When the lookup table is infrequently updated, applying updates to the embedded values is generally preferable, paying the price once at write and getting faster reads. MongoDB offers developers greater control over data access patterns and cardinalities, rather than relying solely on the query planner, which can lead to plan instability and runaway queries. In contrast, SQL databases must do all optimizations in the query planner to follow Codd's rules on data independence for relational databases.
A key distinction between MongoDB and SQL databases, including those that use a MongoDB API on top of an RDBMS, is their physical data model capabilities. RDBMS systems prioritize normalization and utilize efficient join algorithms for relational data models.
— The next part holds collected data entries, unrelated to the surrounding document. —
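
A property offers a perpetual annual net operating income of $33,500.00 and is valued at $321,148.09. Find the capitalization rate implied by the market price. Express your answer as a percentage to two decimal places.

10.43%

P = C/r ⇒ r = C/P = $33,500.00/$321,148.09 = 0.104313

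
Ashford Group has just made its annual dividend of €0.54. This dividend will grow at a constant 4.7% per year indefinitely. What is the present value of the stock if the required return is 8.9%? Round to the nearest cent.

€13.46

D₁ = D₀ × (1 + g) = €0.54 × 1.047 = €0.5654
Growing perpetuity: P = D₁ / (r − g) = €0.5654 / (0.089 − 0.047) = €13.46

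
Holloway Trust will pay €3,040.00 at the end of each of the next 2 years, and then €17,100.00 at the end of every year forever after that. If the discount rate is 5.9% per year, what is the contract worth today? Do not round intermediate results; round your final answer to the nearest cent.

PV of 2-year annuity: €3,040.00 × [1 − (1+0.059)^−2] / 0.059 = 5581.33397
Perpetuity value at year 2: €17,100.00 / 0.059 = 289830.50847
PV of perpetuity: 289830.50847 / (1+0.059)^2 = 258435.50490
Total PV = 5581.33397 + 258435.50490 = 264016.83887

€264016.84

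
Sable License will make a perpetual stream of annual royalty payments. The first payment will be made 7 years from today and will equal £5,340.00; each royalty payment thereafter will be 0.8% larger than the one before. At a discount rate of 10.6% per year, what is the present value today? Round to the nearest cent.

Value at end of year 6: C₁ / (r − g) = £5,340.00 / (0.106 − 0.008) = £54,489.7959
Discount to today: PV = £54,489.7959 / (1 + 0.106)^6 = £54,489.7959 / 1.830336 = £29,770.38

£29770.38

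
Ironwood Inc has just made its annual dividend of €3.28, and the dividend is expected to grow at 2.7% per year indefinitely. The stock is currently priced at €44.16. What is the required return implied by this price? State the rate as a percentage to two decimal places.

D₁ = €3.28 × 1.027 = €3.3686
P = D₁/(r − g) ⇒ r = D₁/P + g = €3.3686/€44.16 + 0.027 = 0.076281 + 0.027 = 0.103281

10.33%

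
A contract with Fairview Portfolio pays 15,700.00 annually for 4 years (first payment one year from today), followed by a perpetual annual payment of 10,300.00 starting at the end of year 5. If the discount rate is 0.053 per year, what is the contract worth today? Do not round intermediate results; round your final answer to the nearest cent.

213355.07

PV of 4-year annuity: 15,700.00 × [1 − (1+0.053)^−4] / 0.053 = 55285.64280
Perpetuity value at year 4: 10,300.00 / 0.053 = 194339.62264
PV of perpetuity: 194339.62264 / (1+0.053)^4 = 158069.42386
Total PV = 55285.64280 + 158069.42386 = 213355.06666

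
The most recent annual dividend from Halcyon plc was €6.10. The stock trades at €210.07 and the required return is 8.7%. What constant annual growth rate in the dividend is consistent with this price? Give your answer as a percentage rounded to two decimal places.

5.63%

P = D₀(1+g)/(r−g) ⇒ P(r−g) = D₀(1+g) ⇒ g(P+D₀) = P·r − D₀
g = (P·r − D₀)/(P + D₀) = (€210.07×0.087 − €6.10) / (€210.07 + €6.10) = 0.056326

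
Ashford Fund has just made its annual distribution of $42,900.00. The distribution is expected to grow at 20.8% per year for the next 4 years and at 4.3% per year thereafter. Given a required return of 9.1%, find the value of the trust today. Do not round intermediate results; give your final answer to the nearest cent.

$1623910.31

D_1 = 51823.20000
D_2 = 62602.42560
D_3 = 75623.73012
D_4 = 91353.46599
Terminal value at year 4: TV = D_4×(1+g_2)/(r−g_2) = 95281.66503/0.048 = 1985034.68809
P_0 = D_1/(1+r)^1 + D_2/(1+r)^2 + D_3/(1+r)^3 + D_4/(1+r)^4 + TV/(1+r)^4
    = 47500.64161 + 52594.66092 + 58234.96828 + 64480.14820 + 1401099.88693 = 1623910.30595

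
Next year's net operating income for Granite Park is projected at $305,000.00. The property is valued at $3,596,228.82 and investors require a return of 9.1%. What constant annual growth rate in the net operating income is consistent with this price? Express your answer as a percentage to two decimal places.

0.62%

P = D₁/(r−g) ⇒ g = r − D₁/P = 0.091 − $305,000.00/$3,596,228.82 = 0.006189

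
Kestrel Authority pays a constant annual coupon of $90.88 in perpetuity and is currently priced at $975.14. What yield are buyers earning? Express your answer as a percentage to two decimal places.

9.32%

P = C/r ⇒ r = C/P = $90.88/$975.14 = 0.093197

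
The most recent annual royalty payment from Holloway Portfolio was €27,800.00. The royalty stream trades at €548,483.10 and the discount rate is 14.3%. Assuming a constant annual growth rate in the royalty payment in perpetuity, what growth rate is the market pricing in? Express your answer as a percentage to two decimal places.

8.79%

P = D₀(1+g)/(r−g) ⇒ P(r−g) = D₀(1+g) ⇒ g(P+D₀) = P·r − D₀
g = (P·r − D₀)/(P + D₀) = (€548,483.10×0.143 − €27,800.00) / (€548,483.10 + €27,800.00) = 0.087861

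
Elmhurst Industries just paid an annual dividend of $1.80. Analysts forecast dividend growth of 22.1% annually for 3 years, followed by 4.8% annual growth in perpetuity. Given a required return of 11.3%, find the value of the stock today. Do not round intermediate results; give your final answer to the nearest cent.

$44.83

D_1 = 2.19780
D_2 = 2.68351
D_3 = 3.27657
Terminal value at year 3: TV = D_3×(1+g_2)/(r−g_2) = 3.43385/0.065 = 52.82840
P_0 = D_1/(1+r)^1 + D_2/(1+r)^2 + D_3/(1+r)^3 + TV/(1+r)^3
    = 1.97466 + 2.16627 + 2.37648 + 38.31616 = 44.83357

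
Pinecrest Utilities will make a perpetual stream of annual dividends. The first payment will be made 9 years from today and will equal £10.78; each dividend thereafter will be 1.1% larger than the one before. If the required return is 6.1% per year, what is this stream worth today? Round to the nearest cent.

Value at end of year 8: C₁ / (r − g) = £10.78 / (0.061 − 0.011) = £215.6000
Discount to today: PV = £215.6000 / (1 + 0.061)^8 = £215.6000 / 1.605917 = £134.25

£134.25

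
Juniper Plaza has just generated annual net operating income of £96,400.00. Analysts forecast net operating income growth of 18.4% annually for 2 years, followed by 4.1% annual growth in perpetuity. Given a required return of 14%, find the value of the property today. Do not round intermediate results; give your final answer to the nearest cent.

D_1 = 114137.60000
D_2 = 135138.91840
Terminal value at year 2: TV = D_2×(1+g_2)/(r−g_2) = 140679.61405/0.099 = 1421006.20257
P_0 = D_1/(1+r)^1 + D_2/(1+r)^2 + TV/(1+r)^2
    = 100120.70175 + 103985.00954 + 1093418.13063 = 1297523.84193

£1297523.84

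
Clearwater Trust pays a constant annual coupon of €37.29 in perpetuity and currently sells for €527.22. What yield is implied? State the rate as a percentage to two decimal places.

7.07%

P = C/r ⇒ r = C/P = €37.29/€527.22 = 0.070729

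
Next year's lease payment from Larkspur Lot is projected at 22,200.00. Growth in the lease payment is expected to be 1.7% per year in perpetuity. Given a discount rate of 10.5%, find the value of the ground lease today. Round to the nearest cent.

252272.73

Growing perpetuity: P = D₁ / (r − g) = 22,200.0000 / (0.105 − 0.017) = 252,272.73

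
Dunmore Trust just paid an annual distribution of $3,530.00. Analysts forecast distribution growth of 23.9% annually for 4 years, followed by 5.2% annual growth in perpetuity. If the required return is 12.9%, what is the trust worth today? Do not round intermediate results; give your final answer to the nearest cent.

D_1 = 4373.67000
D_2 = 5418.97713
D_3 = 6714.11266
D_4 = 8318.78559
Terminal value at year 4: TV = D_4×(1+g_2)/(r−g_2) = 8751.36244/0.077 = 113654.05768
P_0 = D_1/(1+r)^1 + D_2/(1+r)^2 + D_3/(1+r)^3 + D_4/(1+r)^4 + TV/(1+r)^4
    = 3873.93268 + 4251.37520 + 4665.59244 + 5120.16744 + 69953.45640 = 87864.52416

$87864.52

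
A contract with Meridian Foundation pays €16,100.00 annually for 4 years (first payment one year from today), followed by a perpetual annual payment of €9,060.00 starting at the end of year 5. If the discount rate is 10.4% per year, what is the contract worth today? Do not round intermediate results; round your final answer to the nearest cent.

PV of 4-year annuity: €16,100.00 × [1 − (1+0.104)^−4] / 0.104 = 50596.04928
Perpetuity value at year 4: €9,060.00 / 0.104 = 87115.38462
PV of perpetuity: 87115.38462 / (1+0.104)^4 = 58643.32210
Total PV = 50596.04928 + 58643.32210 = 109239.37138

€109239.37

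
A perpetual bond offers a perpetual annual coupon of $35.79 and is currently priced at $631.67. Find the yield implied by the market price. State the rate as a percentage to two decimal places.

5.67%

P = C/r ⇒ r = C/P = $35.79/$631.67 = 0.056659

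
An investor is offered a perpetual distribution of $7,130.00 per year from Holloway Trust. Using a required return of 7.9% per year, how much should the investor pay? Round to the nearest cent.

$90253.16

Level perpetuity: PV = C / r = $7,130.00 / 0.079 = $90,253.16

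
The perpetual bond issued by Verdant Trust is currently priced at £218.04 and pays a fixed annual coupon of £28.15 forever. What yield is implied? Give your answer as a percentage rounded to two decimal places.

P = C/r ⇒ r = C/P = £28.15/£218.04 = 0.129105

12.91%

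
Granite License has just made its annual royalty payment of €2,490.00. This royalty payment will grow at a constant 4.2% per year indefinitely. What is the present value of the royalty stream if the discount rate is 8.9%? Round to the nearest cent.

€55203.83

D₁ = D₀ × (1 + g) = €2,490.00 × 1.042 = €2,594.5800
Growing perpetuity: P = D₁ / (r − g) = €2,594.5800 / (0.089 − 0.042) = €55,203.83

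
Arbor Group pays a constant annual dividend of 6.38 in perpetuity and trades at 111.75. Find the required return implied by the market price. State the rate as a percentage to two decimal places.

5.71%

P = C/r ⇒ r = C/P = 6.38/111.75 = 0.057092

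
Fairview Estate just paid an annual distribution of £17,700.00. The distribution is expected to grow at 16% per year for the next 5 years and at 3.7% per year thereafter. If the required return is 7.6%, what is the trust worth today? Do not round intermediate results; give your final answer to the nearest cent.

£796870.17

D_1 = 20532.00000
D_2 = 23817.12000
D_3 = 27627.85920
D_4 = 32048.31667
D_5 = 37176.04734
Terminal value at year 5: TV = D_5×(1+g_2)/(r−g_2) = 38551.56109/0.039 = 988501.56644
P_0 = D_1/(1+r)^1 + D_2/(1+r)^2 + D_3/(1+r)^3 + D_4/(1+r)^4 + D_5/(1+r)^5 + TV/(1+r)^5
    = 19081.78439 + 20571.44042 + 22177.38930 + 23908.70965 + 25775.18884 + 685355.66231 = 796870.17491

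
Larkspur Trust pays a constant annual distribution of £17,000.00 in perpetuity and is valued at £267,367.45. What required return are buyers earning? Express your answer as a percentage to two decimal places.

6.36%

P = C/r ⇒ r = C/P = £17,000.00/£267,367.45 = 0.063583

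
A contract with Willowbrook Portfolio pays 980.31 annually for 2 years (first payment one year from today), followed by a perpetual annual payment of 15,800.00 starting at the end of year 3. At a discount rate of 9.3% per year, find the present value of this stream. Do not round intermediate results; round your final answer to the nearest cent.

PV of 2-year annuity: 980.31 × [1 − (1+0.093)^−2] / 0.093 = 1717.48257
Perpetuity value at year 2: 15,800.00 / 0.093 = 169892.47312
PV of perpetuity: 169892.47312 / (1+0.093)^2 = 142211.20439
Total PV = 1717.48257 + 142211.20439 = 143928.68696

143928.69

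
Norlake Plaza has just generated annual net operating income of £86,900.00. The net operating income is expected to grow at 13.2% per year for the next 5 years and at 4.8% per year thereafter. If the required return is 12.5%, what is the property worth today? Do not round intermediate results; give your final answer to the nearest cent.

D_1 = 98370.80000
D_2 = 111355.74560
D_3 = 126054.70402
D_4 = 142693.92495
D_5 = 161529.52304
Terminal value at year 5: TV = D_5×(1+g_2)/(r−g_2) = 169282.94015/0.077 = 2198479.74220
P_0 = D_1/(1+r)^1 + D_2/(1+r)^2 + D_3/(1+r)^3 + D_4/(1+r)^4 + D_5/(1+r)^5 + TV/(1+r)^5
    = 87440.71111 + 87984.78665 + 88532.24754 + 89083.11486 + 89637.40980 + 1220000.07100 = 1662678.34095

£1662678.34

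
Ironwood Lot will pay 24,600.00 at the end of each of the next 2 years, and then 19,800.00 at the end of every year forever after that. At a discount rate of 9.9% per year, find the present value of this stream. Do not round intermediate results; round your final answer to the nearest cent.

208341.77

PV of 2-year annuity: 24,600.00 × [1 − (1+0.099)^−2] / 0.099 = 42751.57911
Perpetuity value at year 2: 19,800.00 / 0.099 = 200000.00000
PV of perpetuity: 200000.00000 / (1+0.099)^2 = 165590.19242
Total PV = 42751.57911 + 165590.19242 = 208341.77153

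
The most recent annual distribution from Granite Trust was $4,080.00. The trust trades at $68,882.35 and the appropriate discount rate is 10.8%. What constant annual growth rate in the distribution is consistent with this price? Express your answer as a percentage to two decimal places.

P = D₀(1+g)/(r−g) ⇒ P(r−g) = D₀(1+g) ⇒ g(P+D₀) = P·r − D₀
g = (P·r − D₀)/(P + D₀) = ($68,882.35×0.108 − $4,080.00) / ($68,882.35 + $4,080.00) = 0.046041

4.60%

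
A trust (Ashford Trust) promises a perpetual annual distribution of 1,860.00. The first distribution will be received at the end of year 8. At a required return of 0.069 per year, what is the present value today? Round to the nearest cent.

Value at end of year 7: C / r = 1,860.00 / 0.069 = 26,956.5217
Discount to today: PV = 26,956.5217 / (1 + 0.069)^7 = 26,956.5217 / 1.595306 = 16,897.40

16897.40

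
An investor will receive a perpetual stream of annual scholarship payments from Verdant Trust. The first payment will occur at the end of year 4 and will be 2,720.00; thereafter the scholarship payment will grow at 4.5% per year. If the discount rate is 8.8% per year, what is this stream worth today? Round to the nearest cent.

49114.96

Value at end of year 3: C₁ / (r − g) = 2,720.00 / (0.088 − 0.045) = 63,255.8140
Discount to today: PV = 63,255.8140 / (1 + 0.088)^3 = 63,255.8140 / 1.287913 = 49,114.96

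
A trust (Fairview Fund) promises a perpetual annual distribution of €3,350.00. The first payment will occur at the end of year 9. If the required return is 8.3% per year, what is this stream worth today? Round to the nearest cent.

Value at end of year 8: C / r = €3,350.00 / 0.083 = €40,361.4458
Discount to today: PV = €40,361.4458 / (1 + 0.083)^8 = €40,361.4458 / 1.892464 = €21,327.46

€21327.46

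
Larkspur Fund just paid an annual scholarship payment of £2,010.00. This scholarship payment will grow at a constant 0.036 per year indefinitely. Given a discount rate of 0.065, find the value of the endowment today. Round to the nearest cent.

£71805.52

D₁ = D₀ × (1 + g) = £2,010.00 × 1.036 = £2,082.3600
Growing perpetuity: P = D₁ / (r − g) = £2,082.3600 / (0.065 − 0.036) = £71,805.52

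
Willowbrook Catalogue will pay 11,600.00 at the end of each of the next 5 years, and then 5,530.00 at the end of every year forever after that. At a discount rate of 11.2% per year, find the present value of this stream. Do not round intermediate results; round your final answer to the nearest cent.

PV of 5-year annuity: 11,600.00 × [1 − (1+0.112)^−5] / 0.112 = 42657.58126
Perpetuity value at year 5: 5,530.00 / 0.112 = 49375.00000
PV of perpetuity: 49375.00000 / (1+0.112)^5 = 29039.10135
Total PV = 42657.58126 + 29039.10135 = 71696.68261

71696.68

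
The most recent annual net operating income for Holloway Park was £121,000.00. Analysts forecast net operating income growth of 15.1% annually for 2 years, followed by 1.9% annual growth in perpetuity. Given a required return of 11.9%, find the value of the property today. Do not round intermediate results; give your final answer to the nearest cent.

D_1 = 139271.00000
D_2 = 160300.92100
Terminal value at year 2: TV = D_2×(1+g_2)/(r−g_2) = 163346.63850/0.1 = 1633466.38499
P_0 = D_1/(1+r)^1 + D_2/(1+r)^2 + TV/(1+r)^2
    = 124460.23235 + 128019.41683 + 1304517.85752 = 1556997.50670

£1556997.51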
In contrast, MongoDB provides flexible schemas for application objects and supports a joins where the join key can be an array ($lookup: more than just a SQL join) as part of an aggregation pipeline. While this may be less efficient for simple many-to-one relationships with scalar values, MongoDB's document data model can often eliminate the need for joins altogether. Additionally, caching lookup values in the application is a viable option.